I was moved to write Sandra’s Syndrome after reading a novel authored by Kathy Reichs,
Bones Never Lie.
I learned of an actual genetic syndrome that afflicts Sandra, the heroine of my book. I thought of scenarios, should a person with this syndrome, like Sandra, confront as a student at Brigham Young University, or some other religious school. I actually encouraged English majors among my students at the university where I taught to write a novel from the scenarios I expressed. Apparently, none took me up on the offer.
The third day after I retired as an instructor, I began writing the novel. An extreme amount of research was completed to assure the facts, science and history discussed within the novel is accurate and true. Seven months later, two and one-half years after the idea was sparked, the first draft of Sandra’s Syndrome was completed. It was a shitty piece of work. It required another seven months for feedback and editing until the story gained true merit.
Feedback, editing, revision, restructuring, constant criticism and reformation are ongoing labors toward publishing with no guarantees for acceptance or success of your creation.

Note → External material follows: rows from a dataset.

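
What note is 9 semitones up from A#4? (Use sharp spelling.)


Step by step:
A#4: chromatic position 10 in octave 4 → absolute = 4×12 + 10 = 58
Transpose up 9: 58 + 9 = 67
67 = 5×12 + 7 → G in octave 5
Result = G5


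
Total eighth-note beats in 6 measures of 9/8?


Solution.
Time signature 9/8: the bottom number 8 means the eighth note gets one count
The top number 9 means 9 eighth-note beats per measure
Total = 9 × 6 measures
= 54 eighth-note beats


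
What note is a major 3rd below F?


Reasoning:
A 3rd spans 3 letter names, so from F we land on D
A major 3rd = 4 semitones below F
Spell D at that pitch: Db
= Db


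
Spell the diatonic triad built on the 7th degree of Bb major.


Bb major scale: Bb C D Eb F G A
Diatonic triad on degree 7 stacks scale notes 7, 2, 4: A C Eb
A→C = 3 semitones; A→Eb = 6 semitones → diminished triad
= A C Eb (diminished)


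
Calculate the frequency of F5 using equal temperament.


Reasoning:
f = 440 × 2^(n/12) where n = semitones from A4
F5: 8 semitones from A4
f = 440 × 2^(8/12)
f = 698.46 Hz


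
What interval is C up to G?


Solution.
Letter names: C → G spans 5 letter names → a 5th
Semitones: C → G = 7 half-steps
A 5th of 7 semitones is a perfect 5th
= perfect 5th


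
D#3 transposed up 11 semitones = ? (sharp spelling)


D#3: chromatic position 3 in octave 3 → absolute = 3×12 + 3 = 39
Transpose up 11: 39 + 11 = 50
50 = 4×12 + 2 → D in octave 4
Result = D4


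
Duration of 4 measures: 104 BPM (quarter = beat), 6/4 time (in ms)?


Quarter-note beat duration = 60000 / 104 ms
Beats per measure (6/4) = 6
One measure = 6 × 60000 / 104 = 360000 / 104 ms
4 measures = 4 × 360000 / 104 = 1440000 / 104
= 13846.2 ms


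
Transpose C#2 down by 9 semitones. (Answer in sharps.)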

I hope readers accept science, research, along with factual historical data and come to understand that uncommon differences in humans and their behaviors are matters associated with genetics. Acceptance and understanding are paramount for inclusion regarding all people. I refer to Sandra’s Syndrome as a love story of true-life fiction. The syndrome is real. The characters are fictional, but Sandra could be your next-door neighbor.
Each of the three sequential novels that began with Sandra’s Syndrome has its own central issue, yet an overarching element will show readers that each individual in each story does not need to be excluded, secluded, segregated, separated or bullied for being what they are along with their behaviors. Each human is a star that shines. Possibly not as bright as the next, but with enough light to share and guide others to accept and love those we may deem as
unworthy. I am saddened by the behaviors the majority exhibit toward those whose numbers are fewer. The majority and most powerful, as well as the wealthiest, are not always correct. Did I mention the righteous?